By Tom Collins
Good luck trying to find a crop advisor who will do a pest assessment for farms that want to use neonicotinoid-treated corn or soybean seeds. They’re very hard to find.
With the province’s phased-in ban on neonics, farmers wanting to use the neonic pesticide in Frontenac, Prince Edward, Stormont, Dundas and Glengarry counties will now need professional pest advisors to do the pest assessments. All other counties will be phased into the neonic ban over the next two years.
However, farmers in the five affected counties can still avoid paying for a pest advisor and still use neonic seeds for the 2018 planting season if they buy their seeds within one year of conducting their own pest assessment.
Farmers Forum made more than 20 phone calls and found a lone crop advisor willing to do the pest assessment for neonics. Only Lancaster’s Munro Agromart, in South Glengarry, was willing to do assessments. They hadn’t figured out the cost yet.
Alex Romon, a certified crop advisor with Munro Agromart, hasn’t received any calls asking for an assessment, but says most farmers are switching to other pesticide options for corn.
“We’re all against what the government is doing but there won’t be too many guys who will putting on neonics anyway,” he says. “But now with Lumivia (a DuPont Pioneer alternative), we’ll be okay. I don’t see a big, big worry, to be honest.”
Many crop advisors say they won’t do the assessments because it’s too time-consuming. It could take four hours spread over a number of days to conduct a pest assessment of 100 acres.
“I’m not doing it,” says Bryan Cook of Cropland Consulting, at Prescott. “Farmers basically want to pay you to get to the threshold so they can buy the class 12. The threshold is so bogus and so elusive that I may not get to that threshold.
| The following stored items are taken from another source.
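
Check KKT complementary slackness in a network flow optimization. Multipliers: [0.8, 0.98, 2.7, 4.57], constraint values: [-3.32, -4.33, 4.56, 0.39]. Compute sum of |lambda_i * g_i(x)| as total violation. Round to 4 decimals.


KKT complementary slackness check:
lambda_1 * g_1 = 0.8 * -3.32 = -2.656
lambda_2 * g_2 = 0.98 * -4.33 = -4.2434
lambda_3 * g_3 = 2.7 * 4.56 = 12.312
lambda_4 * g_4 = 4.57 * 0.39 = 1.7823
Total violation = 2.656 + 4.2434 + 12.312 + 1.7823 = 20.9937


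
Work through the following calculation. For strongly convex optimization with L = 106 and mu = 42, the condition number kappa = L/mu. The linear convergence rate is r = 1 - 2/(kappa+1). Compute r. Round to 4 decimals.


Step 1: Compute the condition number.
kappa = L/mu = 106/42 = 2.5238
Step 2: Compute the convergence rate.
r = 1 - 2/(kappa + 1) = 1 - 2*mu/(L + mu) = (L - mu)/(L + mu) = 64/148 = 0.4324


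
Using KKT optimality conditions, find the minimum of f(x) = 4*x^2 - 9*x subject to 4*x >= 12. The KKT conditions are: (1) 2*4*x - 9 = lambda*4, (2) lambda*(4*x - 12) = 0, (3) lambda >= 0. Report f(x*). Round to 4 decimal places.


Step 1: Try lambda = 0 (constraint inactive).
x_unc = 9/(2*4) = 1.125
Check: 4*1.125 = 4.5 < 12 -- violated!
Step 2: Constraint must be active: 4*x = 12
x* = 12/4 = 3.0
lambda = (2*4*3.0 - 9)/4 = 3.75
Step 3: Compute optimal value.
f(x*) = 4*3.0^2 - 9*3.0 = 9.0


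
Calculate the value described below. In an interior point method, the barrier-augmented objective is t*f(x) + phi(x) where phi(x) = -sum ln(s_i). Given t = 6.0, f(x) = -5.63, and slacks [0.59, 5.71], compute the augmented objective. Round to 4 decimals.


Step 1: Compute log-barrier.
ln values: [-0.5276, 1.7422]
phi = -(-0.5276 + 1.7422) = -1.2146
Step 2: Compute augmented objective.
t*f(x) = 6.0*-5.63 = -33.78
Total = -33.78 - 1.2146 = -34.9946


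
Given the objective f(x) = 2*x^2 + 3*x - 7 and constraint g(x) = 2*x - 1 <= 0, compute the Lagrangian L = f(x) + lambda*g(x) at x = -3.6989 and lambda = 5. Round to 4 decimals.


Step 1: Evaluate f(x).
f(-3.6989) = 2*(-3.6989)^2 + 3*(-3.6989) - 7 = 9.267
Step 2: Evaluate g(x).
g(-3.6989) = 2*-3.6989 - 1 = -8.3978
Step 3: Compute Lagrangian.
L = 9.267 + 5*-8.3978 = -32.722


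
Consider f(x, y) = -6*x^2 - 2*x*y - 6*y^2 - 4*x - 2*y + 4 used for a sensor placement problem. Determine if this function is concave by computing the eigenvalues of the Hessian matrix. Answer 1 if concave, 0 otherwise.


The Hessian of f(x,y) = -6*x^2 - 2*x*y - 6*y^2 - 4*x - 2*y + 4 is:
H = [[-12, -2], [-2, -12]]
Trace = -12 - 12 = -24
Determinant = -12*-12 - (-2)^2 = 140
Discriminant = (-24)^2 - 4*140 = 16.0
Eigenvalues: lambda_1 = -14.0, lambda_2 = -10.0
The function is concave.

1


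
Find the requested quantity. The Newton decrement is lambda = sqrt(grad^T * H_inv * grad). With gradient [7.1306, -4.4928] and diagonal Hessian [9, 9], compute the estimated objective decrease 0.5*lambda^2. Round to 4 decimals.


Step 1: H is diagonal, so H^(-1) * g = [0.7923, -0.4992].
Step 2: g^T H^(-1) g = sum_i g_i^2 / H_ii
  = (7.1306)^2/9 + (-4.4928)^2/9
  = 5.6495 + 2.2428 = 7.8923
Step 3: Objective decrease = 0.5 * g^T H^(-1) g = 3.9462


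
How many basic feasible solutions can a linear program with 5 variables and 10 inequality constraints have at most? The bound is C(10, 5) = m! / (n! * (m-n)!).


Each vertex corresponds to some choice of n active constraints out of m, so the number of vertices is at most C(m, n) = m! / (n!(m-n)!).
m = 10, n = 5
Numerator: 10 * 9 * 8 * 7 * 6
Denominator: 5! = 120
C(10, 5) = 252


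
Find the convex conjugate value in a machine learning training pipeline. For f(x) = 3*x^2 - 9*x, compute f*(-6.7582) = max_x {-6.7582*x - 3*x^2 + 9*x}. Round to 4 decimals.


f*(y) = sup_x {y*x - a*x^2 - b*x} = sup_x {(y-b)*x - a*x^2}
FOC: (y - b) - 2a*x = 0 => x* = (y - b)/(2a)
x* = (-6.7582 + 9)/(2*3) = 0.3736
f*(-6.7582) = (y-b)^2/(4a) = (-6.7582 + 9)^2/(4*3)
= 5.0257/12 = 0.4188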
If I do all the work and don’t get the threshold, that doesn’t mean that farmers are not at risk, it just means I can’t give them (neonic-treated seed).”
New provincial regulations say farmers must get a pest assessment before being allowed to use neonic-treated corn and soybean seeds. The regulations were brought in as a result of a high number of bee deaths over the 2015-16 winter even though studies have been far from conclusive on whether neonics cause bee deaths, argues the Grain Farmers of Ontario, saying the decision was political to appease environmentalists.
Almost all of the corn seeds in Ontario and 60 per cent of soybean seeds are treated with neonics. The GFO says there are at least six other bee stressors.
Maizex director of business management, Steve Denys, says problems getting crop advisors to do assessments was by government design. A certified crop advisor has to be present when the samples are taken, which is a lot of extra work for already-busy crop advisors.
“The regulations were written to make it problematic,” says Denys, who farms at Chatham in Western Ontario. “That’s why most people are refusing to do it. The government wrote the law in such a way that it (job of getting neonic approval) is not meant to work.”
For corn growers, DuPont Pioneer’s Lumivia and Syngenta’s Fortenza would probably be cheaper than getting fields tested, but aren’t as effective as neonics when it comes to controlling aphids and bean leaf beetle, says Denys. There are no other options for soybean growers, but Syngenta and DuPont could have registrations for alternatives in time for the 2018 spring planting, although it is more likely they won’t be available until 2019.